His arm stole around her slim waist, and he pressed her to him more closely.

“And you must not mind my servant,” he exclaimed. “She’s been in our family for twenty years, and will naturally regard you with considerable suspicion, especially as you are a foreigner, and she can’t speak to you.”

“Very well,” she laughed. “I quite understand. Woman-servants never like the advent of a wife.”

Presently they alighted, and he opened the door of the flat with his latchkey.

“Welcome to my quarters, piccina,” he exclaimed as she entered the tiny, dimly lit hall, and glanced round admiringly.

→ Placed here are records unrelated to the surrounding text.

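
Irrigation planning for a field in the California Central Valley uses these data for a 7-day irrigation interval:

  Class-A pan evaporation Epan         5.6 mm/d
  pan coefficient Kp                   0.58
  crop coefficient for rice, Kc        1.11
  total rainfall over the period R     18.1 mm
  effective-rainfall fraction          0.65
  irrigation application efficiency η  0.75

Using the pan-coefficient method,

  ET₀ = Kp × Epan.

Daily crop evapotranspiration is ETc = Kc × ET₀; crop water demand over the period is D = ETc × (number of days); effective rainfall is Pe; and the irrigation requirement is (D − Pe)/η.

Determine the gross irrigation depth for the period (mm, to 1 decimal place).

ET₀ = 0.58 × 5.6 = 3.2480 mm/d
ETc = Kc × ET₀ = 1.11 × 3.2480 = 3.6053 mm/d
Crop demand D = ETc × 7 d = 3.6053 × 7 = 25.237 mm
Pe = 0.65 × 18.1 = 11.765 mm
D − Pe = 25.237 − 11.765 = 13.472 mm
Gross irrigation = 13.472 / 0.75 = 17.963 mm

18.0 mm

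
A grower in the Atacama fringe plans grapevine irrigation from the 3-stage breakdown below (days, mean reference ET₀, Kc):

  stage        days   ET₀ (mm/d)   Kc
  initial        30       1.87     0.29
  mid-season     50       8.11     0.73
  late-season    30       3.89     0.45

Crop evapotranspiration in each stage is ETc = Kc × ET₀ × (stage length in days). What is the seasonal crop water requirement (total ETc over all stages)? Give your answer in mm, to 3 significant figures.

365 mm

initial: 0.29 × 1.87 × 30 = 16.27 mm
mid-season: 0.73 × 8.11 × 50 = 296.02 mm
late-season: 0.45 × 3.89 × 30 = 52.52 mm
Seasonal total = 364.81 mm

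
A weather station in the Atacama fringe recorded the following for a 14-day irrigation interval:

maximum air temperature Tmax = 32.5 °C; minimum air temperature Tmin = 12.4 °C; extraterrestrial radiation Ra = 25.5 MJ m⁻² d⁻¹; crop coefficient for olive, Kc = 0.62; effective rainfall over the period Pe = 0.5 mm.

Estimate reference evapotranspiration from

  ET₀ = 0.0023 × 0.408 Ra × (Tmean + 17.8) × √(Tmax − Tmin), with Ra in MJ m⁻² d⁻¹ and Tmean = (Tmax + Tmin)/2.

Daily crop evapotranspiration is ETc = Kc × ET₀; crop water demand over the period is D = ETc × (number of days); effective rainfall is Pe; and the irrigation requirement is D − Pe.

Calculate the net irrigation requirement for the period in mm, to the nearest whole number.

Tmean = (32.5 + 12.4)/2 = 22.45 °C
0.408 Ra = 0.408 × 25.5 = 10.4040 mm/d equivalent
ET₀ = 0.0023 × 10.4040 × (22.45 + 17.8) × √20.1 = 0.0023 × 10.4040 × 40.25 × 4.4833 = 4.3181 mm/d
ETc = Kc × ET₀ = 0.62 × 4.3181 = 2.6772 mm/d
Crop demand D = ETc × 14 d = 2.6772 × 14 = 37.481 mm
D − Pe = 37.481 − 0.5 = 36.981 mm

37 mm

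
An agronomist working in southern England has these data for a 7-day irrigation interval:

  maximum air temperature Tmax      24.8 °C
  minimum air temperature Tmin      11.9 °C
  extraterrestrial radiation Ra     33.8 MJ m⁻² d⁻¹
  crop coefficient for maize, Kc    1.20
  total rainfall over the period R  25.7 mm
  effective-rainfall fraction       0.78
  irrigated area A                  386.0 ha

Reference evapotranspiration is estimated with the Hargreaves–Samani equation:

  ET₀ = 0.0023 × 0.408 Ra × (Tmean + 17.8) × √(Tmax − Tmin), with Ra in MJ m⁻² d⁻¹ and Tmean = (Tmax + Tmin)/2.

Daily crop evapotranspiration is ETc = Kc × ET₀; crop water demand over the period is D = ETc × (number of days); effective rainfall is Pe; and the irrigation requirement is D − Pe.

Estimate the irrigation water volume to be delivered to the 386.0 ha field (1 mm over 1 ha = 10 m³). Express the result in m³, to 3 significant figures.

Tmean = (24.8 + 11.9)/2 = 18.35 °C
0.408 Ra = 0.408 × 33.8 = 13.7904 mm/d equivalent
ET₀ = 0.0023 × 13.7904 × (18.35 + 17.8) × √12.9 = 0.0023 × 13.7904 × 36.15 × 3.5917 = 4.1183 mm/d
ETc = Kc × ET₀ = 1.20 × 4.1183 = 4.9420 mm/d
Crop demand D = ETc × 7 d = 4.9420 × 7 = 34.594 mm
Pe = 0.78 × 25.7 = 20.046 mm
D − Pe = 34.594 − 20.046 = 14.548 mm
Volume = 14.548 mm × 386.0 ha × 10 = 56155.3 m³

56200 m³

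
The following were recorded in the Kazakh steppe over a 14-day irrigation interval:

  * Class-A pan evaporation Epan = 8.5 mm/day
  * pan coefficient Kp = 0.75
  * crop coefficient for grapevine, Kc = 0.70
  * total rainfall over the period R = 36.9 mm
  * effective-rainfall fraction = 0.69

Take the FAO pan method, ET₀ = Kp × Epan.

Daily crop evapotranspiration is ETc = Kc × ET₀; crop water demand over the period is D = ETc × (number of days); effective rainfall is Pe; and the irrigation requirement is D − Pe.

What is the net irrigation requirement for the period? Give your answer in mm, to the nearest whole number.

37 mm

ET₀ = 0.75 × 8.5 = 6.3750 mm/d
ETc = Kc × ET₀ = 0.70 × 6.3750 = 4.4625 mm/d
Crop demand D = ETc × 14 d = 4.4625 × 14 = 62.475 mm
Pe = 0.69 × 36.9 = 25.461 mm
D − Pe = 62.475 − 25.461 = 37.014 mm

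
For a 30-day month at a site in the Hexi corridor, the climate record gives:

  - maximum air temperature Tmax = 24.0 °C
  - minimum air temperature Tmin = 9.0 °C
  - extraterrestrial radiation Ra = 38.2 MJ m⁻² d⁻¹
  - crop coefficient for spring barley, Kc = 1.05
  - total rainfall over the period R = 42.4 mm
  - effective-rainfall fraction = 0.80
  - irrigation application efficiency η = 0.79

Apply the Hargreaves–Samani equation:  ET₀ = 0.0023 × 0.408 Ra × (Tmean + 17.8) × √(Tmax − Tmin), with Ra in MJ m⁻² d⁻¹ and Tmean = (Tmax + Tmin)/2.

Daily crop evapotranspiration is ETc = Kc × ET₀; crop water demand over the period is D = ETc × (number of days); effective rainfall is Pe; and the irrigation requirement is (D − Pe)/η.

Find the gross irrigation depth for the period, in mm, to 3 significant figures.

147 mm

Tmean = (24.0 + 9.0)/2 = 16.50 °C
0.408 Ra = 0.408 × 38.2 = 15.5856 mm/d equivalent
ET₀ = 0.0023 × 15.5856 × (16.50 + 17.8) × √15.0 = 0.0023 × 15.5856 × 34.30 × 3.8730 = 4.7620 mm/d
ETc = Kc × ET₀ = 1.05 × 4.7620 = 5.0001 mm/d
Crop demand D = ETc × 30 d = 5.0001 × 30 = 150.003 mm
Pe = 0.80 × 42.4 = 33.920 mm
D − Pe = 150.003 − 33.920 = 116.083 mm
Gross irrigation = 116.083 / 0.79 = 146.941 mm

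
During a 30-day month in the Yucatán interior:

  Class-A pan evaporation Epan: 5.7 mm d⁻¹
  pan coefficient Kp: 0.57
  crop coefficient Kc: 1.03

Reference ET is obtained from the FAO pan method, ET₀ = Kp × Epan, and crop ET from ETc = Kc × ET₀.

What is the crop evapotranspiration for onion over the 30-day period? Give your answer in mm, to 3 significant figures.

ET₀ = 0.57 × 5.7 = 3.2490 mm/d
ETc = Kc × ET₀ = 1.03 × 3.2490 = 3.3465 mm/d
Over 30 days: 3.3465 × 30 = 100.395 mm

100 mm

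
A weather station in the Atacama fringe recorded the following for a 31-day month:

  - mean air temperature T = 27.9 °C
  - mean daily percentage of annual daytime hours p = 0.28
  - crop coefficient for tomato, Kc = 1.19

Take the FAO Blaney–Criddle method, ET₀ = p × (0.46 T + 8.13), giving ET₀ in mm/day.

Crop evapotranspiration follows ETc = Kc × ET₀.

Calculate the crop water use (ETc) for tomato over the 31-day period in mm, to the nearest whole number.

217 mm

ET₀ = 0.28 × (0.46 × 27.9 + 8.13) = 0.28 × 20.964 = 5.8699 mm/d
ETc = Kc × ET₀ = 1.19 × 5.8699 = 6.9852 mm/d
Over 31 days: 6.9852 × 31 = 216.541 mm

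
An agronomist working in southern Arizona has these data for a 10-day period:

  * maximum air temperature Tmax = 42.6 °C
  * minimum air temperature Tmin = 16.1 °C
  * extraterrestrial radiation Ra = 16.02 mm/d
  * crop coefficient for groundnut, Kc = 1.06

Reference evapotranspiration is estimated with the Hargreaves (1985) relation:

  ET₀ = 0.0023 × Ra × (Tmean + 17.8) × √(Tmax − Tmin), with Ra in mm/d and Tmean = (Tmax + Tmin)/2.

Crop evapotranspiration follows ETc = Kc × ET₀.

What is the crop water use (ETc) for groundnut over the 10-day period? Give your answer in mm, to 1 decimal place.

94.8 mm

Tmean = (42.6 + 16.1)/2 = 29.35 °C
ET₀ = 0.0023 × 16.02 × (29.35 + 17.8) × √26.5 = 0.0023 × 16.02 × 47.15 × 5.1478 = 8.9432 mm/d
ETc = Kc × ET₀ = 1.06 × 8.9432 = 9.4798 mm/d
Over 10 days: 9.4798 × 10 = 94.798 mm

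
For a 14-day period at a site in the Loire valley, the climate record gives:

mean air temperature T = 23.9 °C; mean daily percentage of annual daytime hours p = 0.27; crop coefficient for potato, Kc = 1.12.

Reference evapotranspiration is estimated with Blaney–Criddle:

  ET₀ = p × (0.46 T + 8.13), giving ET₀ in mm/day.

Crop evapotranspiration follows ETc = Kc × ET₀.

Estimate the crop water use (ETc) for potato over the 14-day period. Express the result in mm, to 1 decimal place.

81.0 mm

ET₀ = 0.27 × (0.46 × 23.9 + 8.13) = 0.27 × 19.124 = 5.1635 mm/d
ETc = Kc × ET₀ = 1.12 × 5.1635 = 5.7831 mm/d
Over 14 days: 5.7831 × 14 = 80.963 mm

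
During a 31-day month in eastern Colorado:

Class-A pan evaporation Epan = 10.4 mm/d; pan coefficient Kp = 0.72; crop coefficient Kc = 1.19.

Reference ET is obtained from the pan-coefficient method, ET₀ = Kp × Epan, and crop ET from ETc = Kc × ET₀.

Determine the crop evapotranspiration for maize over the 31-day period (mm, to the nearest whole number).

276 mm

ET₀ = 0.72 × 10.4 = 7.4880 mm/d
ETc = Kc × ET₀ = 1.19 × 7.4880 = 8.9107 mm/d
Over 31 days: 8.9107 × 31 = 276.232 mm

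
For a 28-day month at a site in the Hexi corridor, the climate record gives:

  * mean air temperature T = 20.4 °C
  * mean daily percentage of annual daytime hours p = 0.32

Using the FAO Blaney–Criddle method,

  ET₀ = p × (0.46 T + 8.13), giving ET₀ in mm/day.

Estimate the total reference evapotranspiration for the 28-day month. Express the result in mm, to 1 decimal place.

156.9 mm

ET₀ = 0.32 × (0.46 × 20.4 + 8.13) = 0.32 × 17.514 = 5.6045 mm/d
Monthly total = 5.6045 × 28 = 156.926 mm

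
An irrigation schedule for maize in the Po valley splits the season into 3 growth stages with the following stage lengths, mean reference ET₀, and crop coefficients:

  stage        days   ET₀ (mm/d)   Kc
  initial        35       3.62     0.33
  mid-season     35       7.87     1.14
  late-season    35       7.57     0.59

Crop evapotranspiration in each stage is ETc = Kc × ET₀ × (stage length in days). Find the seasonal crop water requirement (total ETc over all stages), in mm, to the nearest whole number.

512 mm

initial: 0.33 × 3.62 × 35 = 41.81 mm
mid-season: 1.14 × 7.87 × 35 = 314.01 mm
late-season: 0.59 × 7.57 × 35 = 156.32 mm
Seasonal total = 512.14 mm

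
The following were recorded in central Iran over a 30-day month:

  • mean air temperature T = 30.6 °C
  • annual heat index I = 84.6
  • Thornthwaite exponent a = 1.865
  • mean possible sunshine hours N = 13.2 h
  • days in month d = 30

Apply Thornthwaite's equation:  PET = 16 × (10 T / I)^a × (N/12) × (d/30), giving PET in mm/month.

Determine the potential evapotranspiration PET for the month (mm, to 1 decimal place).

10T/I = 10 × 30.6 / 84.6 = 3.6170
(10T/I)^a = 3.6170^1.865 = 10.9982
Uncorrected PET = 16 × 10.9982 = 175.971 mm
Correction = (N/12)(d/30) = (13.2/12)(30/30) = 1.1000
PET = 175.971 × 1.1000 = 193.568 mm/month

193.6 mm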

“How pretty!” she exclaimed. “Why, it is all Moorish!” looking up at the silk-embroidered texts from the Korân with which the walls were draped.

“I’m glad you like it,” he said happily; and together they passed on into his sitting-room, a spacious apartment, the windows of which were filled with wooden lattices, the walls draped with embroidered fabrics, the carpet the thickest and richest from an Eastern loom, the stools, lounges, and cosy-corners low and comfortable, and the ceiling hidden by a kind of dome-shaped canopy of yellow silk.

Slowly she gazed around in rapt admiration.

“I delight in a Moorish room, and this is the prettiest and most complete I have ever seen,” she declared. “My Nino has excellent taste in everything.”

“Even in the choice of a wife—eh?” he exclaimed, laughing, as he bent swiftly and kissed her ere she could draw away.